Okay, now I get it, Mayor Vinton. Tennessee looks pretty damned good when contrasted with California.
According to new research by The Hoover Institution at Stanford University, Tennessee is the second most popular destination for companies fleeing California. The top destination is Texas. Arizona and Nevada followed the Volunteer state in third and fourth place, respectively.
The study found that from January 1, 2018, through June 30, 2021, there were 25 companies with California headquarters that relocated to Tennessee, and 114 going to Texas.
Along with corporations, several prominent people have also evacuated California including Conservative talk show host Ben Shapiro who left Los Angeles for Nashville in 2020. “LA link” star Kat Von D relocated from California to Indiana, citing the Golden State’s “tyrannical government overreach, while Nicole Kidman and husband Keith Urban now call Nashville, Tennessee home.
Actors James and Kimberly Van Der Beek announced they are relocating from Beverly Hills to Texas, Marvel star Josh Brolin and his wife Kathryn Boyd recently left L.A. for Georgia, and comedian Joe Rogan moved from Los Angeles to Texas in July.
“I just want to go somewhere where you have a little more freedom,” Rogan explained. “When you look at the economic despair, when you look at the homelessness problem that has accelerated radically over the last six, seven, ten years … I think there are too many people here. I think it’s not tenable.”

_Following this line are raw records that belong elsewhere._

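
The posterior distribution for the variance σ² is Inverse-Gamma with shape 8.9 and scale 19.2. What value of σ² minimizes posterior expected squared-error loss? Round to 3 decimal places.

Mode = β/(α+1) = 19.2/9.9 = 1.939.
Mean = β/(α−1) = 19.2/7.9 = 2.430.
Squared-error loss ⇒ the optimal estimator is the posterior mean.

2.430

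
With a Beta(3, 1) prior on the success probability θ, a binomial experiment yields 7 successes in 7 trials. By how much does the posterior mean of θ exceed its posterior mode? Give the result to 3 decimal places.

Posterior: Beta(3+7, 1+0) = Beta(10, 1).
Since β = 1 ≤ 1 and α > 1, the Beta density is monotone increasing on [0,1]; the mode is at 1.
Mean = 10/(10+1) = 0.909.
Difference = 0.909 − 1.000 = -0.091.
The mean is pulled below the mode by the posterior's left skew.

-0.091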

Data show that California’s overall general population is decreasing. California has gained population every year since it became a state in 1850, but in 2020, the state lost more than 80,000 people—the first time it has had a net loss since it became a state.
Many blamed the high taxes and restrictive policies on business, while others more recently have blamed Democratic Governor Gavin Newsome’s draconian COVID pandemic decree and authoritarian socialist policies of the state’s Democrat-controlled legislature.
So now I can understand why the mayor of Murrieta and thousands of others are scampering off to points east of L.A.
Texas and Tennessee are the big winners in the relocation sweepstakes, but I have one big question that may be on the minds of Tennesseans and Texans.
Will success “Californicate” Texas and Tennessee?